India is Education's El Dorado: Everyone wants to go there but no one knows how.

I say that often enough, sometimes to my peril. People like to treat me as an Indian Education specialist. My past experiences in Indian education, particularly the hard-fought bit played out in small town India, make me some sort of a tour guide to this El Dorado. It is indeed a problem for me if the place does not exist.

However, I don't want to be an 'Indian Education expert'. I am in fact rather weary of the professed experts of Indian Education, those who produce shiny reports and make glitzy Powerpoint presentations talking about the new middle classes and the wonderful opportunity there. Many of them, of course, will dutifully carry mineral water in their bag while in India and end their explorations within the city limits of Delhi and Mumbai, and have never stepped inside, much less taught, in an Indian classroom. The very fact that I have been out to those small cities, and taught, make me suspicious that the promised land may not be there.

Before I commit the blasphemy in full, however, let me acknowledge that there is a statistical case for the wonderful opportunity in Indian Higher Education. There are lots of young people, and many companies requiring skilled personnel, and a broken education system which fails both sides. The need is urgent - 10 million people joining the non-farm workforce every year - and well understood - there is a whole industry of India Experts (which I don't want to belong to). I am not in denial of these fundamentals, and indeed, I have been a great beneficiary of the expansion of professional education in India, cutting my teeth in the field. I am just slightly skeptical, however, whether this emergence of middle classes fit neatly into the staged development model experienced in the Western economies, and whether one could. coming from outside, really provide the kind of education that this middle class desires.

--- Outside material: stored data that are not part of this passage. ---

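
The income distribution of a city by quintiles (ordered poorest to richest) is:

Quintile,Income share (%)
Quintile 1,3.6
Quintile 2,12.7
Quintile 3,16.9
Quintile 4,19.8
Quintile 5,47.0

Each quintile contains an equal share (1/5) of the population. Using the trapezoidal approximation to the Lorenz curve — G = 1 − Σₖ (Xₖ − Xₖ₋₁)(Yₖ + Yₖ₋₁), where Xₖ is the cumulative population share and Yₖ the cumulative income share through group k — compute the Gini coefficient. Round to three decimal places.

0.376

Cumulative income shares Yₖ: 0.0360, 0.1630, 0.3320, 0.5300, 1.0000
Σ (Xₖ−Xₖ₋₁)(Yₖ+Yₖ₋₁) = (1/5)(0.0360+0.0000) + (1/5)(0.1630+0.0360) + (1/5)(0.3320+0.1630) + (1/5)(0.5300+0.3320) + (1/5)(1.0000+0.5300)
  = 0.0072 + 0.0398 + 0.0990 + 0.1724 + 0.3060 = 0.6244
G = 1 − 0.6244 = 0.3756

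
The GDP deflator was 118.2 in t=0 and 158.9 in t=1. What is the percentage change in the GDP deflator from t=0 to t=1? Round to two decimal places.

34.43%

Change = (158.9 − 118.2) / 118.2 × 100
       = 40.7 / 118.2 × 100 = 34.4332%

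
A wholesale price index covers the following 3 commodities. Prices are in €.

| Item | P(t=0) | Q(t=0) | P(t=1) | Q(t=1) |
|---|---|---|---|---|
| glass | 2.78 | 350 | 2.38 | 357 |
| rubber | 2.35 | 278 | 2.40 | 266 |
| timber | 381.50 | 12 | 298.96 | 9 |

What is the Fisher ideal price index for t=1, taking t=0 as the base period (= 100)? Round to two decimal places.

82.37

Laspeyres component (base-period weights):
ΣP(t=1)Q(t=0) = 2.38×350 + 2.40×278 + 298.96×12 = 833 + 667.2 + 3587.52 = 5087.72
ΣP(t=0)Q(t=0) = 2.78×350 + 2.35×278 + 381.50×12 = 973 + 653.3 + 4578 = 6204.3
L = 5087.72 / 6204.3 × 100 = 82.0031
Paasche component (current-period weights):
ΣP(t=1)Q(t=1) = 2.38×357 + 2.40×266 + 298.96×9 = 849.66 + 638.4 + 2690.64 = 4178.7
ΣP(t=0)Q(t=1) = 2.78×357 + 2.35×266 + 381.50×9 = 992.46 + 625.1 + 3433.5 = 5051.06
P = 4178.7 / 5051.06 × 100 = 82.7292
Fisher = √(L × P) = √(82.0031 × 82.7292) = 82.3653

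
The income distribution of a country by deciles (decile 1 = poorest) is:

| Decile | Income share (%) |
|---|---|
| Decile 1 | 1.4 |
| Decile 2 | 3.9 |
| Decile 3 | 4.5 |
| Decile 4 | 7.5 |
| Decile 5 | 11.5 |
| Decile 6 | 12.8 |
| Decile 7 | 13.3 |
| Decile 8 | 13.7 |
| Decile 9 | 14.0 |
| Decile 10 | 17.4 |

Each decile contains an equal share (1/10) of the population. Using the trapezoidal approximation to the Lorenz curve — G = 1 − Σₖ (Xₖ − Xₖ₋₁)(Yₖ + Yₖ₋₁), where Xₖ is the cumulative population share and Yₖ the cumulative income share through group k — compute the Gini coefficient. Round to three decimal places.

0.279

Cumulative income shares Yₖ: 0.0140, 0.0530, 0.0980, 0.1730, 0.2880, 0.4160, 0.5490, 0.6860, 0.8260, 1.0000
Σ (Xₖ−Xₖ₋₁)(Yₖ+Yₖ₋₁) = (1/10)(0.0140+0.0000) + (1/10)(0.0530+0.0140) + (1/10)(0.0980+0.0530) + (1/10)(0.1730+0.0980) + (1/10)(0.2880+0.1730) + (1/10)(0.4160+0.2880) + (1/10)(0.5490+0.4160) + (1/10)(0.6860+0.5490) + (1/10)(0.8260+0.6860) + (1/10)(1.0000+0.8260)
  = 0.0014 + 0.0067 + 0.0151 + 0.0271 + 0.0461 + 0.0704 + 0.0965 + 0.1235 + 0.1512 + 0.1826 = 0.7206
G = 1 − 0.7206 = 0.2794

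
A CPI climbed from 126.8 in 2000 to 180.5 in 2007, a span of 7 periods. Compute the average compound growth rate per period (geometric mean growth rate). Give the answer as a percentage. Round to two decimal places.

5.17%

Growth factor = (180.5/126.8)^(1/7) = (1.423502)^(1/7) = 1.051740
Growth rate = 1.051740 − 1 = 0.051740 = 5.1740%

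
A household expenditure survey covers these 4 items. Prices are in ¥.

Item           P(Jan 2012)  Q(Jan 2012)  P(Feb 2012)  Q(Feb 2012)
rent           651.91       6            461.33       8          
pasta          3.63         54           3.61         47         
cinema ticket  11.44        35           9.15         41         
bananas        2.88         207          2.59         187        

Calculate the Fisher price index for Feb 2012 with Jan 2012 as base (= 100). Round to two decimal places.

74.32

Laspeyres component (base-period weights):
ΣP(Feb 2012)Q(Jan 2012) = 461.33×6 + 3.61×54 + 9.15×35 + 2.59×207 = 2767.98 + 194.94 + 320.25 + 536.13 = 3819.3
ΣP(Jan 2012)Q(Jan 2012) = 651.91×6 + 3.63×54 + 11.44×35 + 2.88×207 = 3911.46 + 196.02 + 400.4 + 596.16 = 5104.04
L = 3819.3 / 5104.04 × 100 = 74.8290
Paasche component (current-period weights):
ΣP(Feb 2012)Q(Feb 2012) = 461.33×8 + 3.61×47 + 9.15×41 + 2.59×187 = 3690.64 + 169.67 + 375.15 + 484.33 = 4719.79
ΣP(Jan 2012)Q(Feb 2012) = 651.91×8 + 3.63×47 + 11.44×41 + 2.88×187 = 5215.28 + 170.61 + 469.04 + 538.56 = 6393.49
P = 4719.79 / 6393.49 × 100 = 73.8218
Fisher = √(L × P) = √(74.8290 × 73.8218) = 74.3237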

My thesis is somewhat simple: That the emerging middle classes have a different attitude towards education compared to 'traditional' middle classes, and therefore, an expansion of income does not necessarily mean an expansion of demand for 'good' education in a country like India. An attempt to justify this statement is, however, a more complex enterprise: There may be many factors at play why the 'new' middle class will approach education differently. 

First, the 'emergence' of the new Middle Classes in countries like India has not happened 'organically' like the one in Britain, where economic expansion led to expansion in education and emergence of what we would now call 'Professional Society'; the new middle classes emerged within the space of a generation, more in consequence of financial globalisation rather in any domestic factor. In many ways, this emergence was 'easy' - it did not need the long struggles for a place in the sun - and quick - it is a first generation thing in most cases. Education may be seen as a catalyst for doing well in life in another circumstance, but in India (and in similar countries), many people will think this is due to astrological reasons with some justification. [No doubt, astrologers have done very well]

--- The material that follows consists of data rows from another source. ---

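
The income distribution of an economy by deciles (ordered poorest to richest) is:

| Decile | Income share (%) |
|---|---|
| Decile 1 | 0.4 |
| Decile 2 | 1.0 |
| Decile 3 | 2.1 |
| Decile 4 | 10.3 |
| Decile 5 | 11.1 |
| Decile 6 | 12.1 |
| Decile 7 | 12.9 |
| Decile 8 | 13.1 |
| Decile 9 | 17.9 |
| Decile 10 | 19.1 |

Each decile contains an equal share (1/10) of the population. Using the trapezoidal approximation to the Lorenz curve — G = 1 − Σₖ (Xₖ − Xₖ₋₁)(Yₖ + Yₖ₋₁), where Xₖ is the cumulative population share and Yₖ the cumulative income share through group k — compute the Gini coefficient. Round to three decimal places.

0.350

Cumulative income shares Yₖ: 0.0040, 0.0140, 0.0350, 0.1380, 0.2490, 0.3700, 0.4990, 0.6300, 0.8090, 1.0000
Σ (Xₖ−Xₖ₋₁)(Yₖ+Yₖ₋₁) = (1/10)(0.0040+0.0000) + (1/10)(0.0140+0.0040) + (1/10)(0.0350+0.0140) + (1/10)(0.1380+0.0350) + (1/10)(0.2490+0.1380) + (1/10)(0.3700+0.2490) + (1/10)(0.4990+0.3700) + (1/10)(0.6300+0.4990) + (1/10)(0.8090+0.6300) + (1/10)(1.0000+0.8090)
  = 0.0004 + 0.0018 + 0.0049 + 0.0173 + 0.0387 + 0.0619 + 0.0869 + 0.1129 + 0.1439 + 0.1809 = 0.6496
G = 1 − 0.6496 = 0.3504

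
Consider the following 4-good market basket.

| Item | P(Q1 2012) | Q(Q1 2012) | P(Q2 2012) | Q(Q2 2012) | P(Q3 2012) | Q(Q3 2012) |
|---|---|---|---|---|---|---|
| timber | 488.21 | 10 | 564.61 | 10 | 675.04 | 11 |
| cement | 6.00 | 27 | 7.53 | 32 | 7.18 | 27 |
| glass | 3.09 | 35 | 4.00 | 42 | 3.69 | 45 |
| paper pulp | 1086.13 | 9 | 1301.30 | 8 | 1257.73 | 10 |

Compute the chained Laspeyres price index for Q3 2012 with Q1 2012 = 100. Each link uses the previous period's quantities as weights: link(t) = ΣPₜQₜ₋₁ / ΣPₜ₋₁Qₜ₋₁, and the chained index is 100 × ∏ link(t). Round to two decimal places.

123.85

Link Q1 2012→Q2 2012:
ΣP(Q2 2012)Q(Q1 2012) = 564.61×10 + 7.53×27 + 4.00×35 + 1301.30×9 = 5646.1 + 203.31 + 140 + 11711.7 = 17701.11
ΣP(Q1 2012)Q(Q1 2012) = 488.21×10 + 6.00×27 + 3.09×35 + 1086.13×9 = 4882.1 + 162 + 108.15 + 9775.17 = 14927.42
link = 17701.11/14927.42 = 1.185812
Link Q2 2012→Q3 2012:
ΣP(Q3 2012)Q(Q2 2012) = 675.04×10 + 7.18×32 + 3.69×42 + 1257.73×8 = 6750.4 + 229.76 + 154.98 + 10061.84 = 17196.98
ΣP(Q2 2012)Q(Q2 2012) = 564.61×10 + 7.53×32 + 4.00×42 + 1301.30×8 = 5646.1 + 240.96 + 168 + 10410.4 = 16465.46
link = 17196.98/16465.46 = 1.044428
Chained index = 100 × 1.185812 × 1.044428 = 123.8494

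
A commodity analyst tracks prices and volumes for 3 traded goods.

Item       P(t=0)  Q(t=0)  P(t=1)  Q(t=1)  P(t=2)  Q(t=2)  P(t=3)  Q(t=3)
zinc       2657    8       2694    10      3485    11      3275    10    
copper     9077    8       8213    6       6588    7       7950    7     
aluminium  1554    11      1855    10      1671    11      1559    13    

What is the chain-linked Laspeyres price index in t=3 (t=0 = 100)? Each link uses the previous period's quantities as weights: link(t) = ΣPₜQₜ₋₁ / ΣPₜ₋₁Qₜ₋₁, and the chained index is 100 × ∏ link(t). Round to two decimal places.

98.69

Link t=0→t=1:
ΣP(t=1)Q(t=0) = 2694×8 + 8213×8 + 1855×11 = 21552 + 65704 + 20405 = 107661
ΣP(t=0)Q(t=0) = 2657×8 + 9077×8 + 1554×11 = 21256 + 72616 + 17094 = 110966
link = 107661/110966 = 0.970216
Link t=1→t=2:
ΣP(t=2)Q(t=1) = 3485×10 + 6588×6 + 1671×10 = 34850 + 39528 + 16710 = 91088
ΣP(t=1)Q(t=1) = 2694×10 + 8213×6 + 1855×10 = 26940 + 49278 + 18550 = 94768
link = 91088/94768 = 0.961168
Link t=2→t=3:
ΣP(t=3)Q(t=2) = 3275×11 + 7950×7 + 1559×11 = 36025 + 55650 + 17149 = 108824
ΣP(t=2)Q(t=2) = 3485×11 + 6588×7 + 1671×11 = 38335 + 46116 + 18381 = 102832
link = 108824/102832 = 1.058270
Chained index = 100 × 0.970216 × 0.961168 × 1.058270 = 98.6880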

Second, this 'emergence' happened with the backdrop of the global change in the nature of knowledge and expertise. The emerging middle classes are somewhat contemporaneous with Google, and can believe, with some justification, that the world's knowledge is available to anyone in one click. The consideration that one needs to have a prepared mind to access this knowledge is a moot, rather academic and completely avoidable point: Most people in India embraced the 'post-professional' credo rather than looking to develop 'expertise'.

Third, it did help that India hasn't yet shed its colonial heritage, and being able to speak in English is still the most valuable expertise an Indian could have. As the Infosys founder Narayana Murthy said in an interview, "In India, Articulation trumps Accomplishment." The dominant position of English in Indian culture, and the existence of the five-star 'economy-within-an-economy' in India where English language (and custom, manners, dresses and cultural preferences) gets one through the door, meant that all other 'skills' could be assigned an inferior position. In practical terms, a good 'English Medium' school education may be just enough for many people, as they could talk for a living.

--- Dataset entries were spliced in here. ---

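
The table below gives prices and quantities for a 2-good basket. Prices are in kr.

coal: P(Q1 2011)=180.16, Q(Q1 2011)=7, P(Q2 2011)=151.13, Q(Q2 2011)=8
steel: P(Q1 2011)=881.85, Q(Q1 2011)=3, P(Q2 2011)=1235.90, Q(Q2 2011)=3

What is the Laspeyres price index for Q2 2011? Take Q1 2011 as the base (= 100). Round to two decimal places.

121.99

Laspeyres price index uses base-period quantities as weights.
ΣP(Q2 2011)·Q(Q1 2011) = 151.13×7 + 1235.90×3 = 1057.91 + 3707.7 = 4765.61
ΣP(Q1 2011)·Q(Q1 2011) = 180.16×7 + 881.85×3 = 1261.12 + 2645.55 = 3906.67
Index = 4765.61 / 3906.67 × 100 = 121.9865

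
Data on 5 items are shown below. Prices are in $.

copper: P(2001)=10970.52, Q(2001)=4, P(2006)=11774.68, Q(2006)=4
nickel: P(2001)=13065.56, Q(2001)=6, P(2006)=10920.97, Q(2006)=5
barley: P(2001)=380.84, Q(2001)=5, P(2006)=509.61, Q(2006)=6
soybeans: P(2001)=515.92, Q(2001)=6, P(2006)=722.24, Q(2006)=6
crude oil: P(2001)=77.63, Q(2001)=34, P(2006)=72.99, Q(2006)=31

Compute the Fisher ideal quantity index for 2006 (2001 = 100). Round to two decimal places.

90.67

Laspeyres component (base-period weights):
ΣP(2001)Q(2006) = 10970.52×4 + 13065.56×5 + 380.84×6 + 515.92×6 + 77.63×31 = 43882.08 + 65327.8 + 2285.04 + 3095.52 + 2406.53 = 116996.97
ΣP(2001)Q(2001) = 10970.52×4 + 13065.56×6 + 380.84×5 + 515.92×6 + 77.63×34 = 43882.08 + 78393.36 + 1904.2 + 3095.52 + 2639.42 = 129914.58
L = 116996.97 / 129914.58 × 100 = 90.0568
Paasche component (current-period weights):
ΣP(2006)Q(2006) = 11774.68×4 + 10920.97×5 + 509.61×6 + 722.24×6 + 72.99×31 = 47098.72 + 54604.85 + 3057.66 + 4333.44 + 2262.69 = 111357.36
ΣP(2006)Q(2001) = 11774.68×4 + 10920.97×6 + 509.61×5 + 722.24×6 + 72.99×34 = 47098.72 + 65525.82 + 2548.05 + 4333.44 + 2481.66 = 121987.69
P = 111357.36 / 121987.69 × 100 = 91.2857
Fisher = √(L × P) = √(90.0568 × 91.2857) = 90.6692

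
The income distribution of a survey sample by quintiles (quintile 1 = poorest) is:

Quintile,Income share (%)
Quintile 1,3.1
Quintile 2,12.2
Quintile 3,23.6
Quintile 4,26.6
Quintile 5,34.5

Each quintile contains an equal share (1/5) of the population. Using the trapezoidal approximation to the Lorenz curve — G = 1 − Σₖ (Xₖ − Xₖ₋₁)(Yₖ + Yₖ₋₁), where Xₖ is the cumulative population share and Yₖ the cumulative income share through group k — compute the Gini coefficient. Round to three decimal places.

0.309

Cumulative income shares Yₖ: 0.0310, 0.1530, 0.3890, 0.6550, 1.0000
Σ (Xₖ−Xₖ₋₁)(Yₖ+Yₖ₋₁) = (1/5)(0.0310+0.0000) + (1/5)(0.1530+0.0310) + (1/5)(0.3890+0.1530) + (1/5)(0.6550+0.3890) + (1/5)(1.0000+0.6550)
  = 0.0062 + 0.0368 + 0.1084 + 0.2088 + 0.3310 = 0.6912
G = 1 − 0.6912 = 0.3088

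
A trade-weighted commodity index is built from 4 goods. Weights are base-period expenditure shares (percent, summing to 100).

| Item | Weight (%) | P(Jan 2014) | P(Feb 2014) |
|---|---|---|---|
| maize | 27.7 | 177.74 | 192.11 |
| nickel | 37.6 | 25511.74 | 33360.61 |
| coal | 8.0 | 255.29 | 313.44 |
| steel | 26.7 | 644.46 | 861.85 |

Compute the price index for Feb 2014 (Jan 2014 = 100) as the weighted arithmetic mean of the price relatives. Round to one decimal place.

124.6

maize: 27.7 × (192.11/177.74) = 27.7 × 1.080848 = 29.9395
nickel: 37.6 × (33360.61/25511.74) = 37.6 × 1.307657 = 49.1679
coal: 8.0 × (313.44/255.29) = 8.0 × 1.227780 = 9.8222
steel: 26.7 × (861.85/644.46) = 26.7 × 1.337321 = 35.7065
Index = Σ wᵢ·(p₁ᵢ/p₀ᵢ) = 29.9395 + 49.1679 + 9.8222 + 35.7065 = 124.6361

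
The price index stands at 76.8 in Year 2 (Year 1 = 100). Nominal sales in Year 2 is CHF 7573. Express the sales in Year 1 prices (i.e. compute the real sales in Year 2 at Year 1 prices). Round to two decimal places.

9860.68

Real = Nominal ÷ (Index/100) = 7573 ÷ (76.8/100)
     = 7573 ÷ 0.768 = 9860.6771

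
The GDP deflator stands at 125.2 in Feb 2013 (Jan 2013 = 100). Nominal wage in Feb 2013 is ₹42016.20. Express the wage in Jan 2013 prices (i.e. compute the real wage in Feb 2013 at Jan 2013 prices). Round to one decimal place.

33559.3

Real = Nominal ÷ (Index/100) = 42016.20 ÷ (125.2/100)
     = 42016.20 ÷ 1.252 = 33559.2652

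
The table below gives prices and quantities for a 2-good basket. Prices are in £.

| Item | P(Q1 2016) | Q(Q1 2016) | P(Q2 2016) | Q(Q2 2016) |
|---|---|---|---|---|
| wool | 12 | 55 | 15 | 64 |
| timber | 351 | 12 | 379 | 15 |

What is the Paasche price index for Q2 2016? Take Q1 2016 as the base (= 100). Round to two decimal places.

110.14

Paasche price index uses current-period quantities as weights.
ΣP(Q2 2016)·Q(Q2 2016) = 15×64 + 379×15 = 960 + 5685 = 6645
ΣP(Q1 2016)·Q(Q2 2016) = 12×64 + 351×15 = 768 + 5265 = 6033
Index = 6645 / 6033 × 100 = 110.1442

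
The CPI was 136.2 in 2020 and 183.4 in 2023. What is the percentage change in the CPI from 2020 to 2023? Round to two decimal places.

34.65%

Change = (183.4 − 136.2) / 136.2 × 100
       = 47.2 / 136.2 × 100 = 34.6549%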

In short, the meritocratic argument that the traditional middle classes used to stake their claim on social prestige isn't one for the new middle classes in India: The new argument, consistent with the global phenomena of the changes in the nature of knowledge and expertise, is that success is luck, being in the right network and being able to speak well, which fit the existing Indian framework of relationships and recognition. If anyone wonders why there is not more demand for good education in India, despite the vast expansion of the middle classes (more than 100 million added to its ranks already), this should serve as an explanation: The emerging middle classes are looking for quick and easy ways to get credentials, rather than demanding education. This is indeed a global phenomenon, as underlined in Richard Arum and Josipa Roksa's groundbreaking study of 'Academically Adrift' students. The Indian Education has reached the 'Academically Adrift' phase straight on.

There are different conclusions to be drawn from this, but the key one is this: As someone put this to me recently, Education markets in India is often a romantic idea. That picture that one sees of emerging middle classes lapping up a good education offering because they had no good domestic alternative, does not happen. The Indian institutions know well how to attract this segment, and build shiny shopfronts and good promises at low price. Indeed, the demand is maturing and within a generation, good private universities are coming up in India. But the multiplier effect the International Officers at various universities talk about (and their Indian counterparts sell to them) isn't going to happen. Like any other market, one needs an India strategy, and this needs to be based on something other than just the magic of the emergence of a new middle class.